Three Years On: Challenges Ahead and the Way Forward
As mentioned previously, invalidating the Privacy Shield will require organizations to move to alternate instruments of data transfer, including SCCs, the validity of which has been upheld by the CJEU. This could result in additional efforts in terms of looking for a work around, which could have a financial impact on smaller organizations in particular. In the absence of clear guidance on what will replace the Privacy Shield, this grey area could be a big challenge for companies to adhere to GDPR requirements for cross-border data transfers.
Additionally, in light of Brexit, the European Commission’s pending decision on adequacy status for the UK is another challenge for organizations falling under the purview of GDPR. This could be another game changer for businesses if they are forced to look for an alternate instrument in case the adequacy decision does not come through in favor of the UK. The economic stakes are high.
As the new version of SCCs is expected to be issued in 2021, which were re-drafted in order to make these clauses complaint with the GDPR (the existing version dating back to the year 2010 and clearly not in sync with legislation), businesses have another challenge ahead of them. Replacing existing clauses with new ones will led to re-negotiations and additional work, posing further economic difficulties for SMEs in addition to their ongoing compliance work.
The proposal for ePrivacy regulation is in the works, and once passed, these measures will need to be aligned with the GDPR. Therefore, for marketeers and organizations involved in the processing of personal data, this is another challenge to be wary of in the coming year. Additionally, the future proof and risk-based approach of the GDPR will have to take into account the future EU framework for Artificial Intelligence and the implementation of the European Data Strategy. Syncing with new strategies and policies could have far-reaching consequences for organizations.
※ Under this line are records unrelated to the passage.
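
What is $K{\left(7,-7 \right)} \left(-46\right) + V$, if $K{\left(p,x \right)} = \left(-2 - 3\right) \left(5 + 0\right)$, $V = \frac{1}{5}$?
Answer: $\frac{5751}{5} \approx 1150.2$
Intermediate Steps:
$V = \frac{1}{5} \approx 0.2$
$K{\left(p,x \right)} = -25$ ($K{\left(p,x \right)} = \left(-5\right) 5 = -25$)
$K{\left(7,-7 \right)} \left(-46\right) + V = \left(-25\right) \left(-46\right) + \frac{1}{5} = 1150 + \frac{1}{5} = \frac{5751}{5}$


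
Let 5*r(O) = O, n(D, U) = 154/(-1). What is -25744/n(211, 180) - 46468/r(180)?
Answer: -778661/693 ≈ -1123.6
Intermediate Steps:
n(D, U) = -154 (n(D, U) = 154*(-1) = -154)
r(O) = O/5
-25744/n(211, 180) - 46468/r(180) = -25744/(-154) - 46468/((1/5)*180) = -25744*(-1/154) - 46468/36 = 12872/77 - 46468*1/36 = 12872/77 - 11617/9 = -778661/693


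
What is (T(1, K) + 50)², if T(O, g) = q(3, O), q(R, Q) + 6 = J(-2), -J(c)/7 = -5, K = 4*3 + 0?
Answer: 6241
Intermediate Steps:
K = 12 (K = 12 + 0 = 12)
J(c) = 35 (J(c) = -7*(-5) = 35)
q(R, Q) = 29 (q(R, Q) = -6 + 35 = 29)
T(O, g) = 29
(T(1, K) + 50)² = (29 + 50)² = 79² = 6241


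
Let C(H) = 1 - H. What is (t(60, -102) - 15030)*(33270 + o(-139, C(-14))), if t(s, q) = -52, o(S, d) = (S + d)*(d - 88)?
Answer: -638300404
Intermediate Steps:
o(S, d) = (-88 + d)*(S + d) (o(S, d) = (S + d)*(-88 + d) = (-88 + d)*(S + d))
(t(60, -102) - 15030)*(33270 + o(-139, C(-14))) = (-52 - 15030)*(33270 + ((1 - 1*(-14))**2 - 88*(-139) - 88*(1 - 1*(-14)) - 139*(1 - 1*(-14)))) = -15082*(33270 + ((1 + 14)**2 + 12232 - 88*(1 + 14) - 139*(1 + 14))) = -15082*(33270 + (15**2 + 12232 - 88*15 - 139*15)) = -15082*(33270 + (225 + 12232 - 1320 - 2085)) = -15082*(33270 + 9052) = -15082*42322 = -638300404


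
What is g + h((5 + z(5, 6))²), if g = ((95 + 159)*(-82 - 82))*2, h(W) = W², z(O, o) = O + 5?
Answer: -32687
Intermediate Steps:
z(O, o) = 5 + O
g = -83312 (g = (254*(-164))*2 = -41656*2 = -83312)
g + h((5 + z(5, 6))²) = -83312 + ((5 + (5 + 5))²)² = -83312 + ((5 + 10)²)² = -83312 + (15²)² = -83312 + 225² = -83312 + 50625 = -32687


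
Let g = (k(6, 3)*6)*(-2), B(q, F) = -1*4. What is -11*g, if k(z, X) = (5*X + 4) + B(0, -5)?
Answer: 1980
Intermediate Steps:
B(q, F) = -4
k(z, X) = 5*X (k(z, X) = (5*X + 4) - 4 = (4 + 5*X) - 4 = 5*X)
g = -180 (g = ((5*3)*6)*(-2) = (15*6)*(-2) = 90*(-2) = -180)
-11*g = -11*(-180) = 1980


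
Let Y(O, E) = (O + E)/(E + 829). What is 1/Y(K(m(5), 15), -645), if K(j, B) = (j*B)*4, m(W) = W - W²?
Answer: -184/1845 ≈ -0.099729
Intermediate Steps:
K(j, B) = 4*B*j (K(j, B) = (B*j)*4 = 4*B*j)
Y(O, E) = (E + O)/(829 + E)
1/Y(K(m(5), 15), -645) = 1/((-645 + 4*15*(5*(1 - 1*5)))/(829 - 645)) = 1/((-645 + 4*15*(5*(1 - 5)))/184) = 1/((-645 + 4*15*(5*(-4)))/184) = 1/((-645 + 4*15*(-20))/184) = 1/((-645 - 1200)/184) = 1/((1/184)*(-1845)) = 1/(-1845/184) = -184/1845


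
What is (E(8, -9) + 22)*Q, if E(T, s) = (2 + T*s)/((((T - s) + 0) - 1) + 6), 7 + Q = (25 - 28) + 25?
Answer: 3105/11 ≈ 282.27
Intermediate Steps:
Q = 15 (Q = -7 + ((25 - 28) + 25) = -7 + (-3 + 25) = -7 + 22 = 15)
E(T, s) = (2 + T*s)/(5 + T - s) (E(T, s) = (2 + T*s)/(((T - s) - 1) + 6) = (2 + T*s)/((-1 + T - s) + 6) = (2 + T*s)/(5 + T - s))
(E(8, -9) + 22)*Q = ((2 + 8*(-9))/(5 + 8 - 1*(-9)) + 22)*15 = ((2 - 72)/(5 + 8 + 9) + 22)*15 = (-70/22 + 22)*15 = ((1/22)*(-70) + 22)*15 = (-35/11 + 22)*15 = (207/11)*15 = 3105/11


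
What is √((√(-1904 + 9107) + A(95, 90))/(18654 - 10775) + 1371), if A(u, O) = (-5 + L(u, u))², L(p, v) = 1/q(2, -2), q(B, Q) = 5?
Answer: √(2127749958579 + 9651775*√3)/39395 ≈ 37.027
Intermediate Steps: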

Amid the challenges of the COVID-19 pandemic and its continued impact on the economy, complying with security requirements as per the GDPR along with the shift to remote working, has added to security and privacy concerns for corporations. Therefore, complying with security and privacy practices in the “new normal” is something that businesses should seriously consider. This leaves room for development in GDPR interpretation and implementation, as there are new grey areas for businesses directly dealing with consumers on matters pertaining to health, travel or vaccination status of employees, which blur the lines of proportionality, leaving ample scope for detailed guidelines.
The lack of cooperation between the DPAs to enforce the rules highlights the prevalence of national privacy regimes and glaring differences between the ways they operate. This concern was re-iterated in the opinion of CJEU’s Advocate General in a Belgian case in January 2021, which stated that the one-stop shop mechanism was introduced to give a significant role to the lead data protection authority, requiring cooperation mechanisms amongst other data protection authorities.
In light of these challenges, it can be said that while the GDPR continues to have a significant impact across sectors and jurisdictions on one hand, there is a still a long way to go for it to be a proven success. Over the next year in particular, it will be interesting to see whether GDPR enforcement will continue to be harmonized and standardized.